The rooting file in this guide presented by Chainfire is based on the MMB29M.G900LKLU1CPC3 firmware which was part of an Android 6.0.1 Marshmallow software update for some areas around the world. If you are running that same MMB29M.G900LKLU1CPC3 firmware then great. For everyone else, you do not need to worry so long as you have the S5 with the SM-G900L and the Android 6.0.1 Marshmallow software update. Chainfire just gives the firmware build number that he used for you to use as an indicator. Some of the Samsung smartphones like the Samsung Galaxy S5 LTE may refuse to boot old images, which means you might need to update later down the track.
Files You Need
- Download the new CF-Auto-Root for the Samsung Galaxy S5 SM-G900L smartphone running the Android 6.0.1 Marshmallow updates from here.
- Download the S5’s Samsung USB Drivers on your computer for the Samsung Galaxy S5 smartphone from here.
You can only follow this how-to guide if you are using the SM-G900L version of the Samsung Galaxy S5 smartphone. You can double-check the model number on your Samsung Galaxy S5 smartphone by tapping on the Menu > Settings > About Device > Model Number.
Chainfire has to update the CF-Auto-Root file for the Samsung Galaxy S5 smartphones after new software updates bring in new bootloaders. If a new bootloader is present, it will cause an S5 smartphone not to flash or not boot. People are to submit the updated version of the recovery image file to the official XDA-Developers forum thread so Chainfire can update the corresponding file on his end, so the rooting works again. Those changes will automatically be reflected in our guides because our links are connected to Chainfire’s official repository.
Rooting the Samsung Galaxy S5 SM-G900L LTE smartphone running the Android 6.0.1 Marshmallow software updates
- Enable the USB Debugging Mode on the Samsung Galaxy S5 smartphone so you can connect it to the computer later.
- Extract the S5 LTE rooting file to the desktop of the computer.
- Install the S5 LTE’s Samsung USB Drivers on the computer before you follow the next step.
- Double-click on the Odin flashing tool that is now on the desktop, so the app opens.
- Boot the Samsung Galaxy S5 SM-G900L smartphone in download mode and then connect it to the computer with the USB cable.
- Wait for around five seconds for the drivers to start working and the ID: COM port from the Odin flashing tool should light up with a yellow or blue color.
- Click the AP button (or the PDA button if you are using an older version of Windows).
- Click the Start button without having changed any of the default settings from the Odin user interface.
- Check the display of your Samsung Galaxy S5 smartphone and wait until you can see that it says that it is about to flash the SuperSU, clean up the cache partition and the flash the stock recovery once again.
- Check the display of your computer now for the green box giving a pass message inside from the Odin user interface.
In conclusion, that is how to root the Samsung Galaxy S5 LTE smartphone running on the Android 6.0.1 Marshmallow software updates. You should find the rooting tool in this guide works for any firmware that is on the Android 6.0.1 Marshmallow update. The S5 LTE smartphone will now reboot automatically, and then you can start using your rooted device.
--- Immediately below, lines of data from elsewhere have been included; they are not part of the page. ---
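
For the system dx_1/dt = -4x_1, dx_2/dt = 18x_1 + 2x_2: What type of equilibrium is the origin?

A = [[-4,0],[18,2]]; det(A-λI) = λ^2 + 2λ - 8.
λ = 2, -4: opposite signs.

saddle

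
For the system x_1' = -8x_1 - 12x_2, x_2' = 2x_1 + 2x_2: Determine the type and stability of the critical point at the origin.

A = [[-8,-12],[2,2]]; det(A-λI) = λ^2 + 6λ + 8.
λ = -2, -4: both negative.

stable node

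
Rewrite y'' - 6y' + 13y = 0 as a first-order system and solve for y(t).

Let x_1 = y, x_2 = y'. Then x_1' = x_2 and x_2' = -13x_1 + 6x_2.
A = [[0,1],[-13,6]]; det(A-λI) = λ^2 - 6λ + 13.
Eigenvalues λ = 3 ± 2i.

y(t) = K_1e^(3t)cos(2t) + K_2e^(3t)sin(2t)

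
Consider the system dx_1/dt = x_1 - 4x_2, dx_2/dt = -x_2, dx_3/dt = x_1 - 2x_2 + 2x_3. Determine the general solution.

x_1(t) = 2c_2e^(-t) - c_3e^(t), x_2(t) = c_2e^(-t), x_3(t) = c_1e^(2t) + c_3e^(t)

Coefficient matrix A = [[1, -4, 0], [0, -1, 0], [1, -2, 2]].
det(A - λI) = 0 gives eigenvalues λ = 2, -1, 1.
For λ=2: eigenvector (0,0,1).
For λ=-1: eigenvector (2,1,0).
For λ=1: eigenvector (-1,0,1).
General solution: c_1e^(2t)(0,0,1) + c_2e^(-t)(2,1,0) + c_3e^(t)(-1,0,1).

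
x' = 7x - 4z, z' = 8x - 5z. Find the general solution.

x(t) = C_1e^(3t) + C_2e^(-t), z(t) = C_1e^(3t) + 2C_2e^(-t)

Coefficient matrix A = [[7, -4], [8, -5]].
Characteristic polynomial det(A - λI) = λ^2 - 2λ - 3 = 0.
Eigenvalues λ = 3, -1.
For λ=3: (A-λI) row 1 is [4, -4], so an eigenvector is (1, 1).
For λ=-1: (A-λI) row 1 is [8, -4], so an eigenvector is (1, 2).
General solution: C_1e^(3t)(1,1) + C_2e^(-t)(1,2).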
You will find the SuperSU is installed and sitting in your app drawer. You can check that your S5’s rooted by downloading the basic root checker application from the Google Play Store.
Furthermore, anyone who does not have a rooted Samsung Galaxy S5 LTE smartphone after using the guide above can troubleshoot by using the following tips. The first tip is that Chainfire states that each device must get into recovery mode for the rooting to have worked. The flashing happens so fast when you click the button that it can be hard to see the recovery mode on your device before it completes. However, any device that is not rooted should look at it as being one of the potential problems. You can fix that recovery problem by booting the Samsung Galaxy S5 LTE smartphone into the recovery mode manually after the flashing completes.
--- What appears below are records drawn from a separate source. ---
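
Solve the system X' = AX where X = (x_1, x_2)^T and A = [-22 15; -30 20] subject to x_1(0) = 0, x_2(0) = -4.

x_1(t) = -20e^(-t)sin(3t), x_2(t) = -28e^(-t)sin(3t) - 4e^(-t)cos(3t)

Coefficient matrix A = [[-22, 15], [-30, 20]].
Characteristic polynomial det(A - λI) = λ^2 + 2λ + 10 = 0.
Eigenvalues λ = -1 ± 3i (complex conjugate pair).
For λ=-1+3i: an eigenvector is (2,3) - i(1,1) = (2 - i, 3 - i).
A real fundamental pair from Re and Im of e^((-1+3i)t)v: X_1 = e^(-t)(cos(3t)·(2,3) + sin(3t)·(1,1)), X_2 = e^(-t)(sin(3t)·(2,3) - cos(3t)·(1,1)).
General solution: C_1X_1 + C_2X_2.
Applying x_1(0)=0, x_2(0)=-4 gives C_1=-4, C_2=-8.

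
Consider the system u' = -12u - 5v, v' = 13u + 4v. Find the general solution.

u(t) = C_1e^(-4t)sin(t) - 2C_1e^(-4t)cos(t) - 2C_2e^(-4t)sin(t) - C_2e^(-4t)cos(t), v(t) = -2C_1e^(-4t)sin(t) + 3C_1e^(-4t)cos(t) + 3C_2e^(-4t)sin(t) + 2C_2e^(-4t)cos(t)

Coefficient matrix A = [[-12, -5], [13, 4]].
Characteristic polynomial det(A - λI) = λ^2 + 8λ + 17 = 0.
Eigenvalues λ = -4 ± i (complex conjugate pair).
For λ=-4+i: an eigenvector is (-2,3) - i(1,-2) = (-2 - i, 3 + 2i).
A real fundamental pair from Re and Im of e^((-4+i)t)v: X_1 = e^(-4t)(cos(t)·(-2,3) + sin(t)·(1,-2)), X_2 = e^(-4t)(sin(t)·(-2,3) - cos(t)·(1,-2)).
General solution: C_1X_1 + C_2X_2.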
In addition to the recovery mode, there are some other things you can try to fix your non-rooted Galaxy S5 LTE smartphone. The easiest solution is to install another version of the Odin flashing application. Chainfire packages the Odin 3.10 in the rooting file for you to use, but there will be some times where that doesn’t work for everybody. Try installing the Odin 3.09 version of the flashing tool instead from our Odin downloader page and see if your device gets flashed with the rooting exploit this time.